DALL-E, released by OpenAI, is a technology that generates images from natural language text. Previously, there were technologies for the same purpose, such as StackGAN and OP-GAN, but DALL-E has the advantage that the quality of the final result is remarkably excellent because it is made based on GPT-3, a super-scale language model. Share related blog posts.
Here are some examples from the article I shared. First, the input sentence looks like this:
A [store front] that has the word [openai] written on it
Here is the image obtained as output using DALL-E:
On the other hand, if you change the part called openai to skynet in the input image, you can get the following image:
Another example is the creation of emojis with various facial expressions. It's amazing how the generative model behaves in response to subtle word changes as well as the excellent quality of the result:
It is said that DALL-E does not only allow natural language input, but also gives an image with a specific style, and it is also possible to create a result according to the image style. More examples can be found on the shared blog.

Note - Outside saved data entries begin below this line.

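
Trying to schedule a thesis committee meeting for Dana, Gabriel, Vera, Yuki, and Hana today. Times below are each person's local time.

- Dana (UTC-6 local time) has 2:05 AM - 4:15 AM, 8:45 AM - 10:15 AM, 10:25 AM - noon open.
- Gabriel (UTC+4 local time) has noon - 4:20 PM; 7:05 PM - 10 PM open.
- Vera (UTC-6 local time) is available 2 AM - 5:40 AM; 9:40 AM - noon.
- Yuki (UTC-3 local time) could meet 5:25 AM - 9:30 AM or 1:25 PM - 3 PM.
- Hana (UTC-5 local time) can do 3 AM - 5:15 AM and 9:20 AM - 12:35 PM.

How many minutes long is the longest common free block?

110

Dana in UTC: 08:05-10:15, 14:45-16:15, 16:25-18:00 (add 6h to convert from UTC-6).
Gabriel in UTC: 08:00-12:20, 15:05-18:00 (subtract 4h to convert from UTC+4).
Vera in UTC: 08:00-11:40, 15:40-18:00 (add 6h to convert from UTC-6).
Yuki in UTC: 08:25-12:30, 16:25-18:00 (add 3h to convert from UTC-3).
Hana in UTC: 08:00-10:15, 14:20-17:35 (add 5h to convert from UTC-5).
Dana ∩ Gabriel: 08:05-10:15, 15:05-16:15, 16:25-18:00.
Dana ∩ Gabriel ∩ Vera: 08:05-10:15, 15:40-16:15, 16:25-18:00.
Dana ∩ Gabriel ∩ Vera ∩ Yuki: 08:25-10:15, 16:25-18:00.
Dana ∩ Gabriel ∩ Vera ∩ Yuki ∩ Hana: 08:25-10:15, 16:25-17:35.
The longest is 08:25-10:15 at 110 minutes.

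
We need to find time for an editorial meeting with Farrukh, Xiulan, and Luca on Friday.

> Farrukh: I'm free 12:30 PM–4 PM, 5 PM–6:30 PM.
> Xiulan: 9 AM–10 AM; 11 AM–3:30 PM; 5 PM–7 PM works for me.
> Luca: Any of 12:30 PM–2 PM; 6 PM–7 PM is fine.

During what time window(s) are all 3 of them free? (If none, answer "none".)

Farrukh ∩ Xiulan: 12:30-15:30, 17:00-18:30.
Farrukh ∩ Xiulan ∩ Luca: 12:30-14:00, 18:00-18:30.

12:30-14:00, 18:00-18:30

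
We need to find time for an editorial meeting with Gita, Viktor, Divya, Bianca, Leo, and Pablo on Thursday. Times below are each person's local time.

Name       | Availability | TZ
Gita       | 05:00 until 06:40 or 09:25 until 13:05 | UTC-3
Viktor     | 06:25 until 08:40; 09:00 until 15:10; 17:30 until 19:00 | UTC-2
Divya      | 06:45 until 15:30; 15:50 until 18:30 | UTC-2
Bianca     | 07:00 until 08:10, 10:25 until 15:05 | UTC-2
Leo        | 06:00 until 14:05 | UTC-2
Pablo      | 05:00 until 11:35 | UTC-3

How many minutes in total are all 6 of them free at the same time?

Gita in UTC: 08:00-09:40, 12:25-16:05 (add 3h to convert from UTC-3).
Viktor in UTC: 08:25-10:40, 11:00-17:10, 19:30-21:00 (add 2h to convert from UTC-2).
Divya in UTC: 08:45-17:30, 17:50-20:30 (add 2h to convert from UTC-2).
Bianca in UTC: 09:00-10:10, 12:25-17:05 (add 2h to convert from UTC-2).
Leo in UTC: 08:00-16:05 (add 2h to convert from UTC-2).
Pablo in UTC: 08:00-14:35 (add 3h to convert from UTC-3).
Gita ∩ Viktor: 08:25-09:40, 12:25-16:05.
Gita ∩ Viktor ∩ Divya: 08:45-09:40, 12:25-16:05.
Gita ∩ Viktor ∩ Divya ∩ Bianca: 09:00-09:40, 12:25-16:05.
Gita ∩ Viktor ∩ Divya ∩ Bianca ∩ Leo: 09:00-09:40, 12:25-16:05.
Gita ∩ Viktor ∩ Divya ∩ Bianca ∩ Leo ∩ Pablo: 09:00-09:40, 12:25-14:35.
So the common availability across everyone is 09:00-09:40, 12:25-14:35.
Summing the common windows: 40 + 130 = 170 minutes.

170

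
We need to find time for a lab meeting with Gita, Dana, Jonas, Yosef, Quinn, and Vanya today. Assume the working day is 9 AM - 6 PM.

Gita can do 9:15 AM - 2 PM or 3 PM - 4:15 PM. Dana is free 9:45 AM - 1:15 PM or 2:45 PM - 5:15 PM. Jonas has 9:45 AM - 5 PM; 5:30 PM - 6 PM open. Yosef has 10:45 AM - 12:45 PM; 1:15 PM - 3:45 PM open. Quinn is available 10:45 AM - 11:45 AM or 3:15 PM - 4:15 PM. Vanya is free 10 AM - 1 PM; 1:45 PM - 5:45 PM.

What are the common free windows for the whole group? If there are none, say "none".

10:45-11:45, 15:15-15:45

Gita ∩ Dana: 09:45-13:15, 15:00-16:15.
Gita ∩ Dana ∩ Jonas: 09:45-13:15, 15:00-16:15.
Gita ∩ Dana ∩ Jonas ∩ Yosef: 10:45-12:45, 15:00-15:45.
Gita ∩ Dana ∩ Jonas ∩ Yosef ∩ Quinn: 10:45-11:45, 15:15-15:45.
Gita ∩ Dana ∩ Jonas ∩ Yosef ∩ Quinn ∩ Vanya: 10:45-11:45, 15:15-15:45.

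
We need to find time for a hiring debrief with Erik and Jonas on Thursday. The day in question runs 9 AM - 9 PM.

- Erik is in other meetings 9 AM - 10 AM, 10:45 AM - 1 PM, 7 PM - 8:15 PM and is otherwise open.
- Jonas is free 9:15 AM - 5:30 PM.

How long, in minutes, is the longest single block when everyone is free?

Erik free: 10:00-10:45, 13:00-19:00, 20:15-21:00 (invert busy blocks within the working day).
Jonas free: 09:15-17:30.
Erik ∩ Jonas: 10:00-10:45, 13:00-17:30.
So the common availability across everyone is 10:00-10:45, 13:00-17:30.
The longest is 13:00-17:30 at 270 minutes.

270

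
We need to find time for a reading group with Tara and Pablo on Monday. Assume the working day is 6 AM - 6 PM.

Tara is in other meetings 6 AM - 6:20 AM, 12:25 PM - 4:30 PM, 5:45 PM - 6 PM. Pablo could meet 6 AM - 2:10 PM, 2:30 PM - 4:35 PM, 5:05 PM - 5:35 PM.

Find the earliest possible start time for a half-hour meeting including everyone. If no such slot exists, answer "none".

Tara free: 06:20-12:25, 16:30-17:45 (invert busy blocks within the working day).
Pablo free: 06:00-14:10, 14:30-16:35, 17:05-17:35.
Tara ∩ Pablo: 06:20-12:25, 16:30-16:35, 17:05-17:35.
Those are the intersection windows.
The first common window of at least 30 minutes is 06:20-12:25, so the earliest start is 06:20.

06:20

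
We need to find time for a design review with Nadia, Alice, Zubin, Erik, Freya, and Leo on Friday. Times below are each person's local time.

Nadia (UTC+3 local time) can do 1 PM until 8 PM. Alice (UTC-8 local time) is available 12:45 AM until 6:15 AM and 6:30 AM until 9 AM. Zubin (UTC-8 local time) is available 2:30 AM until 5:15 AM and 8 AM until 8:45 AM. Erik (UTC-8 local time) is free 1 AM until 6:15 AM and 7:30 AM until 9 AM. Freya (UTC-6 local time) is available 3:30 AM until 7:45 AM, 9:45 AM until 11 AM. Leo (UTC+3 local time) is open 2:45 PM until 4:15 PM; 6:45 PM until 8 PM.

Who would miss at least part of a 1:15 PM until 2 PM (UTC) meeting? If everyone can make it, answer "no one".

Freya, Leo, Zubin

Nadia in UTC: 10:00-17:00 (subtract 3h to convert from UTC+3).
Alice in UTC: 08:45-14:15, 14:30-17:00 (add 8h to convert from UTC-8).
Zubin in UTC: 10:30-13:15, 16:00-16:45 (add 8h to convert from UTC-8).
Erik in UTC: 09:00-14:15, 15:30-17:00 (add 8h to convert from UTC-8).
Freya in UTC: 09:30-13:45, 15:45-17:00 (add 6h to convert from UTC-6).
Leo in UTC: 11:45-13:15, 15:45-17:00 (subtract 3h to convert from UTC+3).
Nadia: free for 13:15-14:00. Alice: free for 13:15-14:00. Zubin: not fully free for 13:15-14:00. Erik: free for 13:15-14:00. Freya: not fully free for 13:15-14:00. Leo: not fully free for 13:15-14:00.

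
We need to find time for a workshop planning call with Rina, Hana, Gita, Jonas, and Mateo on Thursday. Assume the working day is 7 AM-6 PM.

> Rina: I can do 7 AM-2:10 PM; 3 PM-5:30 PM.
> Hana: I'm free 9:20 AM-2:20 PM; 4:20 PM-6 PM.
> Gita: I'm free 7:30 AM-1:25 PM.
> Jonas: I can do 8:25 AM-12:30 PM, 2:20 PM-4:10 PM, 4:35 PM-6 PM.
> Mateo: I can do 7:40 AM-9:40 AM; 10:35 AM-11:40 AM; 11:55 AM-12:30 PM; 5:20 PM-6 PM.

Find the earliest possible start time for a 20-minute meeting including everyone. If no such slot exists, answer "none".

Rina ∩ Hana: 09:20-14:10, 16:20-17:30.
Rina ∩ Hana ∩ Gita: 09:20-13:25.
Rina ∩ Hana ∩ Gita ∩ Jonas: 09:20-12:30.
Rina ∩ Hana ∩ Gita ∩ Jonas ∩ Mateo: 09:20-09:40, 10:35-11:40, 11:55-12:30.
So the common availability across everyone is 09:20-09:40, 10:35-11:40, 11:55-12:30.
The first common window of at least 20 minutes is 09:20-09:40, so the earliest start is 09:20.

09:20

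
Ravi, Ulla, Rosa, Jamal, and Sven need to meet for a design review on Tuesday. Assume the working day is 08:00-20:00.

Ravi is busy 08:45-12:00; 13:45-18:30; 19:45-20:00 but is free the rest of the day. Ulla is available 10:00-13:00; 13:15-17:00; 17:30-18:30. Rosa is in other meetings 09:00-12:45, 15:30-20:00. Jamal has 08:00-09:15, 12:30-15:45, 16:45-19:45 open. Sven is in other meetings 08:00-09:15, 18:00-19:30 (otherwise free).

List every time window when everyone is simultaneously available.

12:45-13:00, 13:15-13:45

Ravi free: 08:00-08:45, 12:00-13:45, 18:30-19:45 (invert busy blocks within the working day).
Ulla free: 10:00-13:00, 13:15-17:00, 17:30-18:30.
Rosa free: 08:00-09:00, 12:45-15:30 (invert busy blocks within the working day).
Jamal free: 08:00-09:15, 12:30-15:45, 16:45-19:45.
Sven free: 09:15-18:00, 19:30-20:00 (invert busy blocks within the working day).
Ravi ∩ Ulla: 12:00-13:00, 13:15-13:45.
Ravi ∩ Ulla ∩ Rosa: 12:45-13:00, 13:15-13:45.
Ravi ∩ Ulla ∩ Rosa ∩ Jamal: 12:45-13:00, 13:15-13:45.
Ravi ∩ Ulla ∩ Rosa ∩ Jamal ∩ Sven: 12:45-13:00, 13:15-13:45.
So the common availability across everyone is 12:45-13:00, 13:15-13:45.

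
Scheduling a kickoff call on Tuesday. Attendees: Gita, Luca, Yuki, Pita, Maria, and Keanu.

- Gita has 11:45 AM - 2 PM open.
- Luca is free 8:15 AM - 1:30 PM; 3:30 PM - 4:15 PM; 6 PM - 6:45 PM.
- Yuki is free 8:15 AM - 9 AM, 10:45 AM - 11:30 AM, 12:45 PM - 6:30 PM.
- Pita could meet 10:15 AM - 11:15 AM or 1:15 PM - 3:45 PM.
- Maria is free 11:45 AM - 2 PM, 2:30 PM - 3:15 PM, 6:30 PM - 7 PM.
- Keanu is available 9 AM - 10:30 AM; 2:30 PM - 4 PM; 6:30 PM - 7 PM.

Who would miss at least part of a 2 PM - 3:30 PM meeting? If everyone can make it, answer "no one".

Gita, Keanu, Luca, Maria

Gita: not fully free for 14:00-15:30. Luca: not fully free for 14:00-15:30. Yuki: free for 14:00-15:30. Pita: free for 14:00-15:30. Maria: not fully free for 14:00-15:30. Keanu: not fully free for 14:00-15:30.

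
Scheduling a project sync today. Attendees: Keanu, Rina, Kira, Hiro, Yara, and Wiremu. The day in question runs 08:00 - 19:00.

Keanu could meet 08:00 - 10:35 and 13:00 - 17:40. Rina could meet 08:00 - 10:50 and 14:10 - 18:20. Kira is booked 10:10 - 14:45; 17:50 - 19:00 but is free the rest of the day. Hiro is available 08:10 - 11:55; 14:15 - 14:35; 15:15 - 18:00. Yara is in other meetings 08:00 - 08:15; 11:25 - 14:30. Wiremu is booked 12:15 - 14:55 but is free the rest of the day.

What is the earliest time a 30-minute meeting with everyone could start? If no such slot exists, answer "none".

08:15

Keanu free: 08:00-10:35, 13:00-17:40.
Rina free: 08:00-10:50, 14:10-18:20.
Kira free: 08:00-10:10, 14:45-17:50 (invert busy blocks within the working day).
Hiro free: 08:10-11:55, 14:15-14:35, 15:15-18:00.
Yara free: 08:15-11:25, 14:30-19:00 (invert busy blocks within the working day).
Wiremu free: 08:00-12:15, 14:55-19:00 (invert busy blocks within the working day).
Keanu ∩ Rina: 08:00-10:35, 14:10-17:40.
Keanu ∩ Rina ∩ Kira: 08:00-10:10, 14:45-17:40.
Keanu ∩ Rina ∩ Kira ∩ Hiro: 08:10-10:10, 15:15-17:40.
Keanu ∩ Rina ∩ Kira ∩ Hiro ∩ Yara: 08:15-10:10, 15:15-17:40.
Keanu ∩ Rina ∩ Kira ∩ Hiro ∩ Yara ∩ Wiremu: 08:15-10:10, 15:15-17:40.
The first common window of at least 30 minutes is 08:15-10:10, so the earliest start is 08:15.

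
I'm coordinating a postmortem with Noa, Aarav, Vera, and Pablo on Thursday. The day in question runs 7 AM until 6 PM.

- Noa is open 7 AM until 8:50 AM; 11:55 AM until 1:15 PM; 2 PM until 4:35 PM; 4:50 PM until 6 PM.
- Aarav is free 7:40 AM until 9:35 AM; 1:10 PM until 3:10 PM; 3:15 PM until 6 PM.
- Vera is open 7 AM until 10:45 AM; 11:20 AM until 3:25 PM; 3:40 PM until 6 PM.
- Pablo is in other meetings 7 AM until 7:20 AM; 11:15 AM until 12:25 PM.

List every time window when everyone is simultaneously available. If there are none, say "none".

07:40-08:50, 13:10-13:15, 14:00-15:10, 15:15-15:25, 15:40-16:35, 16:50-18:00

Noa free: 07:00-08:50, 11:55-13:15, 14:00-16:35, 16:50-18:00.
Aarav free: 07:40-09:35, 13:10-15:10, 15:15-18:00.
Vera free: 07:00-10:45, 11:20-15:25, 15:40-18:00.
Pablo free: 07:20-11:15, 12:25-18:00 (invert busy blocks within the working day).
Noa ∩ Aarav: 07:40-08:50, 13:10-13:15, 14:00-15:10, 15:15-16:35, 16:50-18:00.
Noa ∩ Aarav ∩ Vera: 07:40-08:50, 13:10-13:15, 14:00-15:10, 15:15-15:25, 15:40-16:35, 16:50-18:00.
Noa ∩ Aarav ∩ Vera ∩ Pablo: 07:40-08:50, 13:10-13:15, 14:00-15:10, 15:15-15:25, 15:40-16:35, 16:50-18:00.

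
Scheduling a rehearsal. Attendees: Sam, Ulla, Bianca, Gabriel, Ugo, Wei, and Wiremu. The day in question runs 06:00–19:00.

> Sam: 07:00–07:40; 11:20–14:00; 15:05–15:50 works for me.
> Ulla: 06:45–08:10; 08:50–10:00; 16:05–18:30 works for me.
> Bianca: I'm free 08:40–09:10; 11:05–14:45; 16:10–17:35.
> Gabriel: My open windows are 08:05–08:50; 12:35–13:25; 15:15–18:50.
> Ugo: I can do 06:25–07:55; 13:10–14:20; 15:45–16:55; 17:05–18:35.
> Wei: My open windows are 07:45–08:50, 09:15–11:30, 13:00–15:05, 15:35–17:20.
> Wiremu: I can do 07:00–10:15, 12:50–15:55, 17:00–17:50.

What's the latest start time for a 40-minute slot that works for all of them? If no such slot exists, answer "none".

none

Sam ∩ Ulla: 07:00-07:40.
Sam ∩ Ulla ∩ Bianca: ∅.
Sam ∩ Ulla ∩ Bianca ∩ Gabriel: ∅.
Sam ∩ Ulla ∩ Bianca ∩ Gabriel ∩ Ugo: ∅.
Sam ∩ Ulla ∩ Bianca ∩ Gabriel ∩ Ugo ∩ Wei: ∅.
Sam ∩ Ulla ∩ Bianca ∩ Gabriel ∩ Ugo ∩ Wei ∩ Wiremu: ∅.
There is no time when everyone is free.
No common window is at least 40 minutes long.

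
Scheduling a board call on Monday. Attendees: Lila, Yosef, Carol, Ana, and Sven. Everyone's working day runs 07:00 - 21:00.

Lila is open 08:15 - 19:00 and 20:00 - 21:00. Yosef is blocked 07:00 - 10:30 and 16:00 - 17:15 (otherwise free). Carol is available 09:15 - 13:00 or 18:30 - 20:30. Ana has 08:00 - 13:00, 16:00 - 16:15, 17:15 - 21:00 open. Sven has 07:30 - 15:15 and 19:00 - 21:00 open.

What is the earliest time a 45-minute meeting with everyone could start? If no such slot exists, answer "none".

10:30

Lila free: 08:15-19:00, 20:00-21:00.
Yosef free: 10:30-16:00, 17:15-21:00 (invert busy blocks within the working day).
Carol free: 09:15-13:00, 18:30-20:30.
Ana free: 08:00-13:00, 16:00-16:15, 17:15-21:00.
Sven free: 07:30-15:15, 19:00-21:00.
Lila ∩ Yosef: 10:30-16:00, 17:15-19:00, 20:00-21:00.
Lila ∩ Yosef ∩ Carol: 10:30-13:00, 18:30-19:00, 20:00-20:30.
Lila ∩ Yosef ∩ Carol ∩ Ana: 10:30-13:00, 18:30-19:00, 20:00-20:30.
Lila ∩ Yosef ∩ Carol ∩ Ana ∩ Sven: 10:30-13:00, 20:00-20:30.
So the common availability across everyone is 10:30-13:00, 20:00-20:30.
The first common window of at least 45 minutes is 10:30-13:00, so the earliest start is 10:30.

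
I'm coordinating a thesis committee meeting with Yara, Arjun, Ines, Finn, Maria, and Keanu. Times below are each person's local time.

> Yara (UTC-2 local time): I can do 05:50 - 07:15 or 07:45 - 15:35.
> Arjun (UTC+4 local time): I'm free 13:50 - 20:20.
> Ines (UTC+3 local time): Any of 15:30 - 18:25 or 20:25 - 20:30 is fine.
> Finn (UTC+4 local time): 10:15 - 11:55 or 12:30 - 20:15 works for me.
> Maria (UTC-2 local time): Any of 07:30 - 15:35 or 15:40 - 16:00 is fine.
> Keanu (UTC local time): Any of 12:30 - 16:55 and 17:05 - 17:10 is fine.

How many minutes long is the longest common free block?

175

Yara in UTC: 07:50-09:15, 09:45-17:35 (add 2h to convert from UTC-2).
Arjun in UTC: 09:50-16:20 (subtract 4h to convert from UTC+4).
Ines in UTC: 12:30-15:25, 17:25-17:30 (subtract 3h to convert from UTC+3).
Finn in UTC: 06:15-07:55, 08:30-16:15 (subtract 4h to convert from UTC+4).
Maria in UTC: 09:30-17:35, 17:40-18:00 (add 2h to convert from UTC-2).
Keanu in UTC: 12:30-16:55, 17:05-17:10.
Yara ∩ Arjun: 09:50-16:20.
Yara ∩ Arjun ∩ Ines: 12:30-15:25.
Yara ∩ Arjun ∩ Ines ∩ Finn: 12:30-15:25.
Yara ∩ Arjun ∩ Ines ∩ Finn ∩ Maria: 12:30-15:25.
Yara ∩ Arjun ∩ Ines ∩ Finn ∩ Maria ∩ Keanu: 12:30-15:25.
The longest is 12:30-15:25 at 175 minutes.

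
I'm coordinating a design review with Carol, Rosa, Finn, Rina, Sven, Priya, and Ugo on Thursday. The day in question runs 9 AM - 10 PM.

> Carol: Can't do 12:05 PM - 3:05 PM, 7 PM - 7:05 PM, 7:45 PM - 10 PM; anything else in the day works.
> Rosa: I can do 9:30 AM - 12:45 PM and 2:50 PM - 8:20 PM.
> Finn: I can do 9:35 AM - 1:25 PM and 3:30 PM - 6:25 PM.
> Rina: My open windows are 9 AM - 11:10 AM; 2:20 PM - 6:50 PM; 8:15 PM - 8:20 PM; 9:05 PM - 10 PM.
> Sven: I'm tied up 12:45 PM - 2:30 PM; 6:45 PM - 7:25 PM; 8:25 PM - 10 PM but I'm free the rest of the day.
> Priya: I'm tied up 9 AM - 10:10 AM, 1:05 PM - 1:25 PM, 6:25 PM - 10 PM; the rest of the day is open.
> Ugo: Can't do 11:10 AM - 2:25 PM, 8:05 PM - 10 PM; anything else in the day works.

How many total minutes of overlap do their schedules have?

235

Carol free: 09:00-12:05, 15:05-19:00, 19:05-19:45 (invert busy blocks within the working day).
Rosa free: 09:30-12:45, 14:50-20:20.
Finn free: 09:35-13:25, 15:30-18:25.
Rina free: 09:00-11:10, 14:20-18:50, 20:15-20:20, 21:05-22:00.
Sven free: 09:00-12:45, 14:30-18:45, 19:25-20:25 (invert busy blocks within the working day).
Priya free: 10:10-13:05, 13:25-18:25 (invert busy blocks within the working day).
Ugo free: 09:00-11:10, 14:25-20:05 (invert busy blocks within the working day).
Carol ∩ Rosa: 09:30-12:05, 15:05-19:00, 19:05-19:45.
Carol ∩ Rosa ∩ Finn: 09:35-12:05, 15:30-18:25.
Carol ∩ Rosa ∩ Finn ∩ Rina: 09:35-11:10, 15:30-18:25.
Carol ∩ Rosa ∩ Finn ∩ Rina ∩ Sven: 09:35-11:10, 15:30-18:25.
Carol ∩ Rosa ∩ Finn ∩ Rina ∩ Sven ∩ Priya: 10:10-11:10, 15:30-18:25.
Carol ∩ Rosa ∩ Finn ∩ Rina ∩ Sven ∩ Priya ∩ Ugo: 10:10-11:10, 15:30-18:25.
Those are the intersection windows.
Summing the common windows: 60 + 175 = 235 minutes.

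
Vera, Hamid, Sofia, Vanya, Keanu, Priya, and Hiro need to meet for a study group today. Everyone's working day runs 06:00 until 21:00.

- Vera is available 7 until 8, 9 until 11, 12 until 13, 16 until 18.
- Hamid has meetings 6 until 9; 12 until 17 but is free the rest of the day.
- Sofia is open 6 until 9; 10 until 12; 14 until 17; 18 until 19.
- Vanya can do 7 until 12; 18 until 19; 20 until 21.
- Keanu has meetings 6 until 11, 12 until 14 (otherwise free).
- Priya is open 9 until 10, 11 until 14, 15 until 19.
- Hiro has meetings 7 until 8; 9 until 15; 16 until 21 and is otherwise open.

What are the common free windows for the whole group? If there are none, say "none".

Vera free: 07:00-08:00, 09:00-11:00, 12:00-13:00, 16:00-18:00.
Hamid free: 09:00-12:00, 17:00-21:00 (invert busy blocks within the working day).
Sofia free: 06:00-09:00, 10:00-12:00, 14:00-17:00, 18:00-19:00.
Vanya free: 07:00-12:00, 18:00-19:00, 20:00-21:00.
Keanu free: 11:00-12:00, 14:00-21:00 (invert busy blocks within the working day).
Priya free: 09:00-10:00, 11:00-14:00, 15:00-19:00.
Hiro free: 06:00-07:00, 08:00-09:00, 15:00-16:00 (invert busy blocks within the working day).
Vera ∩ Hamid: 09:00-11:00, 17:00-18:00.
Vera ∩ Hamid ∩ Sofia: 10:00-11:00.
Vera ∩ Hamid ∩ Sofia ∩ Vanya: 10:00-11:00.
Vera ∩ Hamid ∩ Sofia ∩ Vanya ∩ Keanu: ∅.
Vera ∩ Hamid ∩ Sofia ∩ Vanya ∩ Keanu ∩ Priya: ∅.
Vera ∩ Hamid ∩ Sofia ∩ Vanya ∩ Keanu ∩ Priya ∩ Hiro: ∅.
There is no time when everyone is free.

none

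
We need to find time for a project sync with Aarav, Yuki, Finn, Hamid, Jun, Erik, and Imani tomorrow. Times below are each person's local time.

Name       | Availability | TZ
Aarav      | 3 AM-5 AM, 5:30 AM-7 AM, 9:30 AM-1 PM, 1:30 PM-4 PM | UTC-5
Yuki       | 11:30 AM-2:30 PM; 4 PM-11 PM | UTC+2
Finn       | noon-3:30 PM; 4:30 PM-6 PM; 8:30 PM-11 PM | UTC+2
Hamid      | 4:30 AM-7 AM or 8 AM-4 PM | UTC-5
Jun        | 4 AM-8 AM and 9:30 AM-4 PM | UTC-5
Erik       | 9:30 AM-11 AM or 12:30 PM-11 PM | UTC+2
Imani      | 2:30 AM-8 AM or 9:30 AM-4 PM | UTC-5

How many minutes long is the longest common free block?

150

Aarav in UTC: 08:00-10:00, 10:30-12:00, 14:30-18:00, 18:30-21:00 (add 5h to convert from UTC-5).
Yuki in UTC: 09:30-12:30, 14:00-21:00 (subtract 2h to convert from UTC+2).
Finn in UTC: 10:00-13:30, 14:30-16:00, 18:30-21:00 (subtract 2h to convert from UTC+2).
Hamid in UTC: 09:30-12:00, 13:00-21:00 (add 5h to convert from UTC-5).
Jun in UTC: 09:00-13:00, 14:30-21:00 (add 5h to convert from UTC-5).
Erik in UTC: 07:30-09:00, 10:30-21:00 (subtract 2h to convert from UTC+2).
Imani in UTC: 07:30-13:00, 14:30-21:00 (add 5h to convert from UTC-5).
Aarav ∩ Yuki: 09:30-10:00, 10:30-12:00, 14:30-18:00, 18:30-21:00.
Aarav ∩ Yuki ∩ Finn: 10:30-12:00, 14:30-16:00, 18:30-21:00.
Aarav ∩ Yuki ∩ Finn ∩ Hamid: 10:30-12:00, 14:30-16:00, 18:30-21:00.
Aarav ∩ Yuki ∩ Finn ∩ Hamid ∩ Jun: 10:30-12:00, 14:30-16:00, 18:30-21:00.
Aarav ∩ Yuki ∩ Finn ∩ Hamid ∩ Jun ∩ Erik: 10:30-12:00, 14:30-16:00, 18:30-21:00.
Aarav ∩ Yuki ∩ Finn ∩ Hamid ∩ Jun ∩ Erik ∩ Imani: 10:30-12:00, 14:30-16:00, 18:30-21:00.
The longest is 18:30-21:00 at 150 minutes.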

GPT-3 has brought revolutionary performance improvements in a variety of natural language processing problems, and especially when it comes to sentence generation, it has made a huge repercussion that it may be an early form of artificial general intelligence (AGI). Of course, it is pointed out that it is far from the way humans think and is different from the essence, but it must be a surprising technological result. DALL-E is also giving the same impact as GPT-3 in the field of image generation. It has far exceeded existing technologies in terms of the diversity and quality of the results, and many further analyzes will be made to assess their potential. In addition, considering that GPT-3 and DALL-E are actually based on the same technology, it can be seen as a technology that can be processed into one without distinction between natural language and images, which is one step further to human intelligence that generally understands multimodal data. It seems clear that it has progressed.